Category Archives: Uncategorized

Runtime support for approximate computing in heterogeneous systems

Recently I just finished my MSc Thesis, titled “Runtime support for approximate computing in heterogeneous systems”. I developed a run-time system in C programming language that supports approximate  computations using OpenCL. You can download my thesis here.

Source code will be available in a few weeks.

Abstract

Energy efficiency is the most important aspect in nowadays systems, ranging from embedded devices to high performance computers. However, the end of Dennard scaling limits expectations for energy efficiency improvements in future devices, despite manufacturing processors in lower geometries and lowering supply voltage. Many recent systems use a wide range of power managing techniques, such as DFS and DVFS, in order to balance the demanding needs for higher performance/throughput with the impact of aggressive power consumption and negative thermal effects.

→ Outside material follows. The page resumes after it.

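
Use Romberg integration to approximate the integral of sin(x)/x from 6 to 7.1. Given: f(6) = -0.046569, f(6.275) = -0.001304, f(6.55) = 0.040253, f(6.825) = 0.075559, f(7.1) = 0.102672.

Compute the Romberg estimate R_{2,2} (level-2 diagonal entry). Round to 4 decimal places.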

However these techniques have their limitations when it comes to CPU intensive workloads.

Heterogeneous systems appeared as a promising alternative to multicores and multiprocessors. They offer unprecedented performance
and energy efficiency for certain classes of workloads, however at significantly increased development effort: programmers have to spend significant effort reasoning on code mapping and optimization, synchronization, and data transfers among different devices and address
spaces. One contributing factor to the energy footprint of current software is that all parts of the program are considered equally important for the quality of the final result, thus all are executed at full accuracy. Some application domains, such as big-data, video and image processing etc., are amenable to approximations, meaning that some portions of the application can be executed with less accuracy, without having a big impact on the output result.

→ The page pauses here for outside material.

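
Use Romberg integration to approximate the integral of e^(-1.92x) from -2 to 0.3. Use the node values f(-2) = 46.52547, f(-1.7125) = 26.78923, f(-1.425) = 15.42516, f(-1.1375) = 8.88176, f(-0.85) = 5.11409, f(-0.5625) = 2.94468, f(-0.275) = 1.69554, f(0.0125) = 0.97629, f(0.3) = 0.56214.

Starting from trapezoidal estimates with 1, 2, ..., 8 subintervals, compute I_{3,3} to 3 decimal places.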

In this MSc thesis we designed and implemented a runtime system, which serves as the back-end for the compilation and profiling infrastructure of a task-based meta-programming model on top of OpenCL. We give the opportunity to the programmer to provide approximate functions that require less energy and also give her the freedom to express the relative  importance of different computations for the quality of the output, thus facilitating the dynamic exploration of energy / quality trade-offs in a disciplined way. Also we simplify the development of parallel algorithms on heterogeneous systems, relieving the programmer from tasks such as work scheduling and data manipulation across address spaces. We evaluate our approach using a number of real-world applications, from domains such as finance, computer vision, iterative equation solvers and computer simulation.

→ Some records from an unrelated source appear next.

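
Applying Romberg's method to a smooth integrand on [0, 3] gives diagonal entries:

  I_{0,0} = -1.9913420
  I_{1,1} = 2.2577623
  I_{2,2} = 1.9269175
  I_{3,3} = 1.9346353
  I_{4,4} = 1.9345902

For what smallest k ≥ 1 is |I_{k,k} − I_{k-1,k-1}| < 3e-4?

|I_{1,1} − I_{0,0}| = 4.2491043 ≥ 3e-4
|I_{2,2} − I_{1,1}| = 0.3308448 ≥ 3e-4
|I_{3,3} − I_{2,2}| = 0.0077178 ≥ 3e-4
|I_{4,4} − I_{3,3}| = 0.0000451 < 3e-4

k = 4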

Our results indicate that significant energy savings can be achieved by combining the execution on heterogeneous systems with approximations, with graceful degradation of output quality. Also, hiding the underlying memory hierarchy from the programmer, performing data dependency analysis and scheduling work transparently, results in faster development without sacrificing the performance of the applications.

Advertisements

Performance and power prediction on heterogeneous systems using statistical methods

I just finished my Diploma Thesis and you can find it here.

 Abstract

Heterogeneous systems provide high computing performance, combining low cost
and low power consumption. These systems include various computational resources
with different architectures, such as CPUs, GPUs, DSPs or FPGAs. It is crucial
to have full knowledge of these architectures, but also of the programming models
used in order to increase the performance on a heterogeneous system.

One way to achieve this goal, is the prediction of the execution time on the different
computational resources, using statistical values which we collect with the use of
hardware counters. The purpose of this thesis is to increase the performance of a
heterogeneous system using the data we collected by training a statistical model
which will predict the execution time. Further goal is to use this prediction model
inside a run-time scheduler which will migrate the running application in order to
decrease the execution time and increase the overall performance.

We used various statistical models, such as linear regression, neural networks and
random forests and we predicted the execution time to Intel CPUs and NVIDIA
GPUs, with different levels of success.